Out-Law Analysis 3 min. read

Institutional shareholders push for climate change commitments


Oil production companies in both Europe and the US are coming under increasing pressure from their shareholders on their future direction and targets for reducing their contributions to climate change.

There have already been several significant shareholder votes in both Europe and the US during the 2021 AGM season on climate change matters, with enough support received to trigger public dialogue. Momentum around climate change issues continues to grow, and observers now keenly await responses from the relevant boards in the coming months.

In the UK, Shell found itself under pressure at its recent AGM, as a court in the Netherlands ruled that it is obliged to reduce the CO2 emissions of the group’s activities by net 45% by the end of 2030 relative to 2019, in an action brought by a Dutch activist shareholder. A shareholder requisitioned resolution (24-page / 10.3MB PDF) supported the board in its attempts at tackling climate change, but asked for the setting and publishing of targets that are consistent with the Paris Climate Agreement goal to limit global warming to well below 2°C above pre-industrial levels and to pursue efforts to limit temperature increase to 1.5°C.
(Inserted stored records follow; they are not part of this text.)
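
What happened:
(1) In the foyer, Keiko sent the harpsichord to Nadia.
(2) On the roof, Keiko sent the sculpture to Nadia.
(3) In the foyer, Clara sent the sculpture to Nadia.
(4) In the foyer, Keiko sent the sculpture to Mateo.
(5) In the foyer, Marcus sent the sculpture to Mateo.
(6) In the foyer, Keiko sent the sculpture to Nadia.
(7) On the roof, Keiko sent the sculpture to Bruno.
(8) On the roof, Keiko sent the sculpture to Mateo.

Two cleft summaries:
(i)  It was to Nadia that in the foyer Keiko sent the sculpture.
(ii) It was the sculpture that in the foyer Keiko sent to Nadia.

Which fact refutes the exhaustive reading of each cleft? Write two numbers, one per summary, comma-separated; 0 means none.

(i): focus "Nadia". Looking for agent = Keiko, thing = the sculpture, setting = in the foyer with some other recipient — fact (4) has Mateo there. Refuted.
(ii): focus "the sculpture". Looking for agent = Keiko, recipient = Nadia, setting = in the foyer with some other thing — fact (1) has the harpsichord there. Refuted.

4, 1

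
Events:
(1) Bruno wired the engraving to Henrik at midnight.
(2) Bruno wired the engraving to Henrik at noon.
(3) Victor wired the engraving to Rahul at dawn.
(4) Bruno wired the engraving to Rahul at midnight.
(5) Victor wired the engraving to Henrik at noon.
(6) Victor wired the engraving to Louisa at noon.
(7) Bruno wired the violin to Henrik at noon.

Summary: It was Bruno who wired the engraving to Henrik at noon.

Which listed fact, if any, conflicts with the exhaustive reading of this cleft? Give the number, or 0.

Focus of the cleft: "Bruno" (the agent). Presupposed background: thing = the engraving, recipient = Henrik, setting = at noon.
Exhaustivity: Bruno is the only agent satisfying that background.
But fact (5) also has thing = the engraving, recipient = Henrik, setting = at noon, with agent = Victor — so the exhaustive reading fails.

5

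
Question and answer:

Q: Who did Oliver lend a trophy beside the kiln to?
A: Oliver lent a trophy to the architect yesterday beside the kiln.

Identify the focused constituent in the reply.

The wh-word "who" asks about the recipient.
In the answer, "Oliver", "a trophy" and "beside the kiln" are given — repeated from the question.
"yesterday" is also new, but it specifies the time, which is not what the question asks about — so it is not the focus.
The constituent filling the recipient gap is "to the architect"; that is the focus.

to the architect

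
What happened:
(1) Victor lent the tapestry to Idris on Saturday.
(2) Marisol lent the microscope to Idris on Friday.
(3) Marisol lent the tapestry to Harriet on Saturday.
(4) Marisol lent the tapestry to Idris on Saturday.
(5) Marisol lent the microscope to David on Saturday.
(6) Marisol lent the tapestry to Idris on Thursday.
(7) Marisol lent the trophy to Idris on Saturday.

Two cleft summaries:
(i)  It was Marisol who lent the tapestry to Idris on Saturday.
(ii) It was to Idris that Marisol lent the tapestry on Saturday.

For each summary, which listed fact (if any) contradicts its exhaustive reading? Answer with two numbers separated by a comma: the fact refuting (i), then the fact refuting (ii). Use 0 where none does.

Summary (i) focuses "Marisol" (the agent); background same thing, recipient, setting (the tapestry / Idris / on Saturday). Fact (1) matches that background with agent = Victor — refutes (i).
Summary (ii) focuses "Idris" (the recipient); background same agent, thing, setting (Marisol / the tapestry / on Saturday). Fact (3) matches that background with recipient = Harriet — refutes (ii).

1, 3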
Significantly, the resolution was supported by Legal & General, which publicly committed in its 2020 Climate Impact Pledge to put pressure on the companies in which it invests to speed up their responses to climate change. Blackrock, too, chose to support a resolution brought by oil industry activist group Follow This (32-page / 1.7MB PDF) at BP’s 2021 AGM, in which the company was similarly asked to commit to the Paris targets.

Although both resolutions were defeated, they received significant support in addition to the big names, with total votes of 30.47% and 20.65% in favour respectively. This not only demonstrates there is substantial, albeit minority, support for alignment with the terms of the Paris Agreement, but also requires a formal response from each company under the UK Corporate Governance Code (‘the Code’).

Activism in this area is no longer the domain only of environmental charities and NGOs. These challenges and resolutions have received backing from major institutional investors

Provision 4 of the Code requires that when 20% or more of votes have been cast against the board’s recommendation in respect of a resolution, the company should explain, when announcing voting results, what actions it intends to take to consult shareholders in order to understand the reasons for the result. It should then publish an update on the views received from shareholders, plus actions taken, no later than six months after the shareholder meeting.

The boards of both companies will therefore need to report within six months on how they have engaged with shareholders on these issues, and the resulting outcomes. This guarantees further public discussion of what the “right” approach should be – and additional pressure on the board to justify its decisions, particularly around target setting. Investors will also expect that any such public debate will go on to inform the company’s next section 172 statement, published as part of its annual report and accounts, providing yet more insight into each board’s engagement with shareholders and response to their concerns.

In the US, oil company Chevron recently faced a rebellion by shareholders who voted, by a very significant 61% majority, in favour of a proposal from Follow This requiring the group to cut its total greenhouse gas emissions, including customer emissions and its own and supply chain emissions.  Follow This has reportedly also succeeded recently in pushing through resolutions on the same terms at two other US oil companies, ConocoPhillips and Phillips 66.

Similarly, Exxon is likely to see three board seats taken by shareholder nominees after an activist campaign led by Engine No. 1 that came to a head at its recent AGM. The shareholders’ position (104-page / 8.8MB PDF) is that Exxon’s climate change strategy is a major risk to the company’s future, and therefore that outside expertise are required on the board; something that is available, the shareholder group posits, through its nominees who are all highly experienced in the energy and renewables sector.

What is striking about this activity is the nature of the players involved. Activism in this area is no longer the domain only of environmental charities and NGOs. These challenges and resolutions have received backing from major institutional investors – in Blackrock and Legal & General, two of the very largest. At Exxon, Engine No. 1’s slate included two former chief executives and significant energy sector experience. If there has been any doubt previously, it is now clear that concerns about climate change are firmly mainstream and a focus of powerful institutional investors. The same issues arise time and again: are corporates moving quickly enough; and will boards align with activist shareholders’ calls to meet the Paris obligations or, despite some heavyweight support for those positions, continue with their current strategic approach, which retain at least for now majority investor support.  

Regardless, setting and communicating the company’s strategy and engaging with key stakeholders in doing so is a fundamental obligation of the company’s board. Responsibility, at least in part, for any significant shareholder dissent therefore lies with the board.